Thursday, September 23, 2010

bırak büyüsün


bir daha anne olmak, yeniden bir çocuk sahibi olmak fikri benliğimi müthiş bir heyecanla sarıyor, kendime dönüp bakıyorum, sonra of diyorum çok zor, nasıl yaparım? yapabilir miyim? yavrusunu korumaya alan aslan yavrusu misali kanat germişken etrafıma ve bazen de haddimi aşmışken, yüreğimin bir sorumluluk heyecanını ve sarmalını yeniden kaldıramayacağını düşünüyorum bazen. bedenimin ve tüm benliğimin uğradığı bu dalga dalga duygu seli daha ne kadar çalkalayabilir içimi ve ben bu akışa bırakabilirim kendimi, nasıl yaparım, bir kere daha yapabilir miyim? diye soruyorum kendi kendime. eşimin sık sık daha geniş ve rahat olmamı söylemesini çok haklı buluyorum da, nasıl yapacağım? parmağı kapıya sıkışan oğlumun çoktan "iyi" olduğuna ikna olamayışımı ancak delilik açıklayabilir. bu sabah saat 6 buçukta step dersine giderken hayal meyal gördüğüm dolunay mı, yoksa sersemletici garip rüzgarla gelen olağan dışı sıcak mı sebep bu satırlara? ben delirmiş olmalıyım! kafamı düşüp kırsam umursamayacağım ama oğlumu bu kadar sarıp sarmalamam delilik mi? dünyaya geldiği andan itibaren kendi bedeni ve ruhuyla istediği gibi yaşayacağını bildiğim bir insanoğlu oğlum nihayetinde, biliyorum ve benim bu varoluşa hiçbir hükmüm yok, olamaz, sorumluluklarımın ötesine geçemem ki zaten...

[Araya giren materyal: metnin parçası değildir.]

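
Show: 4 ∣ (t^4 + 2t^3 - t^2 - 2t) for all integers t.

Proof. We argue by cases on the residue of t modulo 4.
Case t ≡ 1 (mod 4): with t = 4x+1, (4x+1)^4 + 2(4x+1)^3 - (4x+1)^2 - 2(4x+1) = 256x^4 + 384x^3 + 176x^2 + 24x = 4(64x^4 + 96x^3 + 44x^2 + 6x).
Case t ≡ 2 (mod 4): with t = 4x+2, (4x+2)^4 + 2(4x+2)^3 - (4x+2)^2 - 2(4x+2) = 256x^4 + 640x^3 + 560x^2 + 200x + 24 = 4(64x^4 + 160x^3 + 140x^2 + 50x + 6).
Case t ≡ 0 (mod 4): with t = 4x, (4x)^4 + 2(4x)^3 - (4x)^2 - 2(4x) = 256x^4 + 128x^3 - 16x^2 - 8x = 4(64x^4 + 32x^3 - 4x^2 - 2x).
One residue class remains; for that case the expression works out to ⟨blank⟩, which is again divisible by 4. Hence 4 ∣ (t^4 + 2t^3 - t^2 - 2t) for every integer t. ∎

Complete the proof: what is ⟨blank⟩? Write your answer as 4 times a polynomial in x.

4(64x^4 + 224x^3 + 284x^2 + 154x + 30)

Only t ≡ 3 (mod 4) is unaccounted for. Put t = 4x+3:
(4x+3)^4 + 2(4x+3)^3 - (4x+3)^2 - 2(4x+3) expands to 256x^4 + 896x^3 + 1136x^2 + 616x + 120,
and factoring out 4 leaves 4(64x^4 + 224x^3 + 284x^2 + 154x + 30).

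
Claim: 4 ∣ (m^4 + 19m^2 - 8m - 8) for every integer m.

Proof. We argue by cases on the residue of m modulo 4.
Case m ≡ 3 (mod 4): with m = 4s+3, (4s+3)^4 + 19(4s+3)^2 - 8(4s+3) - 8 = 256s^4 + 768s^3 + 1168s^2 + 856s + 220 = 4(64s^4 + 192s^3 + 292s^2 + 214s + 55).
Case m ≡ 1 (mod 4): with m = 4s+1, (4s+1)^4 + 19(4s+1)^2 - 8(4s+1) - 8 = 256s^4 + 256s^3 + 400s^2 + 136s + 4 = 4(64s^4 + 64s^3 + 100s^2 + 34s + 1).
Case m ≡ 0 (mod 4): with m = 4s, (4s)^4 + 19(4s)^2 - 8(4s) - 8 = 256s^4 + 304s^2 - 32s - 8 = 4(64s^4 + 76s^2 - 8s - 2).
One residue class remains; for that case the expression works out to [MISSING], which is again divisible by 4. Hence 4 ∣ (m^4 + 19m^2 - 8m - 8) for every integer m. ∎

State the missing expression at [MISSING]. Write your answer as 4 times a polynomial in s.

4(64s^4 + 128s^3 + 172s^2 + 100s + 17)

The residues treated are {3, 1, 0}, so the missing case is m ≡ 2 (mod 4); write m = 4s+2.
Then (4s+2)^4 + 19(4s+2)^2 - 8(4s+2) - 8 = 256s^4 + 512s^3 + 688s^2 + 400s + 68 = 4(64s^4 + 128s^3 + 172s^2 + 100s + 17).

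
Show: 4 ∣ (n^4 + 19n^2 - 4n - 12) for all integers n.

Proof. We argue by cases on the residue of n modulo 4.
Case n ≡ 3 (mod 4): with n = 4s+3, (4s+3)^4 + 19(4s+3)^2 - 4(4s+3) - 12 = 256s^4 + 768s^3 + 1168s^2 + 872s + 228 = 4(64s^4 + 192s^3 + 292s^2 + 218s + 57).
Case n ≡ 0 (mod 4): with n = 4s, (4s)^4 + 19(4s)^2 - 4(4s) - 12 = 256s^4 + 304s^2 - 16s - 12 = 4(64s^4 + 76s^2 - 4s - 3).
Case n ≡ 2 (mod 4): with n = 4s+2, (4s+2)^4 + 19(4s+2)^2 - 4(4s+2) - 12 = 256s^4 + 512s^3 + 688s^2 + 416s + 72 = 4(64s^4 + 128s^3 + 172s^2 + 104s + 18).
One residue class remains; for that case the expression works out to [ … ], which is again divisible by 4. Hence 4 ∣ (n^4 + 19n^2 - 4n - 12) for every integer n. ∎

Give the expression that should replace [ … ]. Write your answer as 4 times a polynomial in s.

Only n ≡ 1 (mod 4) is unaccounted for. Put n = 4s+1:
(4s+1)^4 + 19(4s+1)^2 - 4(4s+1) - 12 expands to 256s^4 + 256s^3 + 400s^2 + 152s + 4,
and factoring out 4 leaves 4(64s^4 + 64s^3 + 100s^2 + 38s + 1).

4(64s^4 + 64s^3 + 100s^2 + 38s + 1)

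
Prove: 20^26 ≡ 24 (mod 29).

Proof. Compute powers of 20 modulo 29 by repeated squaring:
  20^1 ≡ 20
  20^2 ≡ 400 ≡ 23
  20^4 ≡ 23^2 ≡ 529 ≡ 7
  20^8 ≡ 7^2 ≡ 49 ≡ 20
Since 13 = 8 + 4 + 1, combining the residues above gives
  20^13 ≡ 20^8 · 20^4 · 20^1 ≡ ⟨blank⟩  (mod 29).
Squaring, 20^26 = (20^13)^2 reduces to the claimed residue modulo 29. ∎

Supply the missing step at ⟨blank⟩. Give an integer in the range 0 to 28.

16

20^8 · 20^4 · 20^1 ≡ 20 · 7 · 20 = 2800.
2800 mod 29 = 16, so 20^13 ≡ 16 (mod 29).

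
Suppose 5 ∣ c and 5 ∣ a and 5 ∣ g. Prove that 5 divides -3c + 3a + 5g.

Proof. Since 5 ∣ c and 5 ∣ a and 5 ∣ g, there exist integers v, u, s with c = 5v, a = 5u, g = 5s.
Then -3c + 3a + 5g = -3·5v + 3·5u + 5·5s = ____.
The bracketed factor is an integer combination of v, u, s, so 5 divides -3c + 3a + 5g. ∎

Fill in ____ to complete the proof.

5(5s + 3u - 3v)

Pull the common 5 out of every term: -3·5v + 3·5u + 5·5s = 5(5s + 3u - 3v).
5s + 3u - 3v is an integer, which exhibits the divisibility.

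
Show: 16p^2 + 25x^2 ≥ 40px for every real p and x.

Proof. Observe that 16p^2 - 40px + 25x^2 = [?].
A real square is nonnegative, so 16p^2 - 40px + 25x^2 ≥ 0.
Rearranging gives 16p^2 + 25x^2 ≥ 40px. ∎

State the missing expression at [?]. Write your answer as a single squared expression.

16p^2 - 40px + 25x^2 is a perfect-square trinomial: the outer terms are (4p)^2 and (5x)^2, and the cross term is -2·4p·5x.
So 16p^2 - 40px + 25x^2 = (4p - 5x)^2 ≥ 0.

(4p - 5x)^2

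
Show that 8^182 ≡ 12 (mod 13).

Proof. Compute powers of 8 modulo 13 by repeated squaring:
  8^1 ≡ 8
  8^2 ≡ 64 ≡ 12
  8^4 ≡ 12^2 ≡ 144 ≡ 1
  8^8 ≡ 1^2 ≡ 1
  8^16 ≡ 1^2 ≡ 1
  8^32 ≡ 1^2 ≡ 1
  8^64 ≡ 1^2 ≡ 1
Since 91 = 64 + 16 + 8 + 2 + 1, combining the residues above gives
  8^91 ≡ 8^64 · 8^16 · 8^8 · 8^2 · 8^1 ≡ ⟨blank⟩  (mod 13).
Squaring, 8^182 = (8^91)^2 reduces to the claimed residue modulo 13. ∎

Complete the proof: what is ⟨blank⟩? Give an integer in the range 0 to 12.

Multiply the listed residues: 1 · 1 · 1 · 12 · 8 = 1 → 1 → 12 → 96.
Reducing modulo 13: 96 = 7·13 + 5, so 8^91 ≡ 5.

5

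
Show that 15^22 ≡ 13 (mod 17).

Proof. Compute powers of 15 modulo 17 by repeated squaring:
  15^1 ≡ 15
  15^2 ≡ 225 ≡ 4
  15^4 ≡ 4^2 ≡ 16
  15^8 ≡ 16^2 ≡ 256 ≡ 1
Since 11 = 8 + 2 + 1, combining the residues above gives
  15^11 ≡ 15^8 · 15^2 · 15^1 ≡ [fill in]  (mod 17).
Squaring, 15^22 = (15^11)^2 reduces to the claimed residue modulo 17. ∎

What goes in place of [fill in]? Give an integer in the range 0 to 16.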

bırak adamı, rahat bırak diyor babası, adam oldu benim oğlum, büyüyüp gidecek, gezecek, keşfedecekmiş, şimdiden rahat bırakmaya alış diyor babası, yoksa işimiz iş olurmuş, çok haklı, bırakayım diyorum, bırakıyorum. ama aklım onda, o hep iyi olsun, rahat olsun, delice. kendi anne babamın beni büyütürken nasıl olup da kalplerine bunca sahip çıkabildiklerine, bu deliliği dizginleyebildiklerine şaşıyorum, seneler boyu hep uzun, upuzun mesafeler varken arada... durup durup düşünüyorum, insan cidden de çocukluğuna dönüp bakıyor anne baba olduğunda, neler yaşamış, nasıl yaşamış aklından geçiveriyor bir bir, ben hep güzellikleri anımsıyorum, sanırım tüm yaşanmışlıkları çoktan kucakladığım için, acısı ve tatlısıyla... silinenler, kalanlar, hepsi gerçek nihayetinde, çok yeni kırıklıklar da var, ama ne çok bilgi düşmüş kucağıma diyorum, bazen kendime kızdığım da oluyor, insan doğasının haksız kibrini, insanoğlunun kızgın ve yakıcı bir zavallılıkta hırslı, kinli hallerini unutuveriyorum bazen, ayakta uyuduğum oluyor, görüntülere ya da gerçek olmasını arzuladığım iyi hallere kapılıveriyorum. insan sonsuza dek yavrusunun kokusunu koynunda yaşar, yaşatır, yavrusu her nerede olursa olsun, asla da vazgeçmez ondan, varlığından. bunu biliyorum. daha az deli olmaya çalışacağım. bir daha anne olayım, çok kereler hem de, içime sığmayan bu sevgiyi paylaşmaya hep hazırım ben.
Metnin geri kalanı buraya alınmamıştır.